Recently however, there have been discussions around whether these campaigns are actually doing more harm than good. Today is World Mental Health Day, and generally, awareness events like these are seen as a positive way of addressing how we talk about mental distress.
Professor Simon Wessely, the former head of the Royal College of Psychiatrists, isn’t so sure. He was recently quoted in the British Medical Journal saying there is a danger that awareness campaigns are making people “too aware” of mental health problems.
He suggested many people who are just experiencing life’s usual ups and downs may be wrongly led into thinking that they are ill and in need of help or treatment, and are therefore putting even more pressure on the already fraught mental health services and their staff.
I disagree. Mental health services are indeed under tremendous pressure and staff in the NHS, local authorities and voluntary sector services are struggling. However, ending awareness campaigns is not the right solution and is likely to cause real harm.
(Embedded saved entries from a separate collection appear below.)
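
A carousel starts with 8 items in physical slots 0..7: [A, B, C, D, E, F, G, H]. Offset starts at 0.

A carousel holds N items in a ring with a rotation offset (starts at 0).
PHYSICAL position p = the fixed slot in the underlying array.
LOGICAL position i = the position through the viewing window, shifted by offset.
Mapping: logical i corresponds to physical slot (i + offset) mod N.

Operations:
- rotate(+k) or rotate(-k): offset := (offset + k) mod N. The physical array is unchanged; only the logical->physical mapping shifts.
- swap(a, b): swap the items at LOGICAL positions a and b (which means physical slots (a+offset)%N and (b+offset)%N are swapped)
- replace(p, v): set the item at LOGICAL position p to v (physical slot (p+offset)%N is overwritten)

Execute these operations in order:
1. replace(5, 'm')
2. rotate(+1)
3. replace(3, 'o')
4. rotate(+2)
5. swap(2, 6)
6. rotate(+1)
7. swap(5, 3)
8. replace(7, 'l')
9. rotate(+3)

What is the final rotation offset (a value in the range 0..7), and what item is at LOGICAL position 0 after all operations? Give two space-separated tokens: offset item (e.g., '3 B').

Answer: 7 m

Derivation:
After op 1 (replace(5, 'm')): offset=0, physical=[A,B,C,D,E,m,G,H], logical=[A,B,C,D,E,m,G,H]
After op 2 (rotate(+1)): offset=1, physical=[A,B,C,D,E,m,G,H], logical=[B,C,D,E,m,G,H,A]
After op 3 (replace(3, 'o')): offset=1, physical=[A,B,C,D,o,m,G,H], logical=[B,C,D,o,m,G,H,A]
After op 4 (rotate(+2)): offset=3, physical=[A,B,C,D,o,m,G,H], logical=[D,o,m,G,H,A,B,C]
After op 5 (swap(2, 6)): offset=3, physical=[A,m,C,D,o,B,G,H], logical=[D,o,B,G,H,A,m,C]
After op 6 (rotate(+1)): offset=4, physical=[A,m,C,D,o,B,G,H], logical=[o,B,G,H,A,m,C,D]
After op 7 (swap(5, 3)): offset=4, physical=[A,H,C,D,o,B,G,m], logical=[o,B,G,m,A,H,C,D]
After op 8 (replace(7, 'l')): offset=4, physical=[A,H,C,l,o,B,G,m], logical=[o,B,G,m,A,H,C,l]
After op 9 (rotate(+3)): offset=7, physical=[A,H,C,l,o,B,G,m], logical=[m,A,H,C,l,o,B,G]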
Yorkshire has particular problems around mental health. Less than a year ago, official statistics highlighted Yorkshire and the Humber as having the highest suicide rate in the UK – with over 600 reported cases in 2015. Just last month, it was reported that Yorkshire has fewer psychiatrists than most regions of the UK, with just five per 100,000 of the population, compared to 11 per 100,000 people in London.
Nationally we have seen a reduction in the number of psychiatric hospital beds, while the number of people in need of a bed has risen. This has led to a 40 per cent increase in mental health inpatients being taken to hospitals out of their local area, away from their family and friends.
Reducing awareness campaigns is not the answer to this escalating problem. Imagine the outcry if it was decided to stop promoting awareness of physical problems such as diabetes or cancer because of the demand on services. The public would, quite rightly, be outraged.
One successful campaign has been Time to Change, a coalition of mental health charities who set out to reduce stigma around mental distress and encourage people to seek help. Due to a well-funded and broad campaign, they have tracked positive changes since they were set up in 2007.
Public attitudes to mental ill-health have improved by about 10 per cent and those receiving mental health services have reported a drop in discrimination. However, some evaluations of awareness campaigns suggest that improvements in attitudes can be short-lived. We need to keep up the good work.
Even amongst mental health professionals, there can be a huge gap between workers’ understanding of the mental health needs of the people they are supposed to help, and their understanding of their own mental wellbeing. My experience as a social worker was that many mental health professionals have their own battles with mental distress. We find it much easier to talk about other people’s depression or anxiety than our own.
One of the problems with talking and dealing with mental distress is that much of what happens occurs inside a person’s head and is not clearly visible to others. It’s not an exact science.
Yes, public awareness can lead some people to self-diagnose (and often mis-diagnose) themselves and attribute their life difficulties to an “illness” they do not fully understand.
I myself, as a mental health professional, would notice an increase in people asking for help for certain problems shortly after a celebrity appeared on TV discussing their particular diagnosed illness. Life can be difficult and complex and we all seek answers to these issues. But many more people struggle in silence or lack awareness of how their experience of mental distress may be holding them back. Awareness campaigns help to make it more okay to say that you are not okay.
We need a lot more resources and more people on the frontline, particularly in Yorkshire and we need mental health services that are less bureaucratic. Hiding the scale of the problem will do more harm than good.
Alan Marshall is a lecturer in social work at Sheffield Hallam University.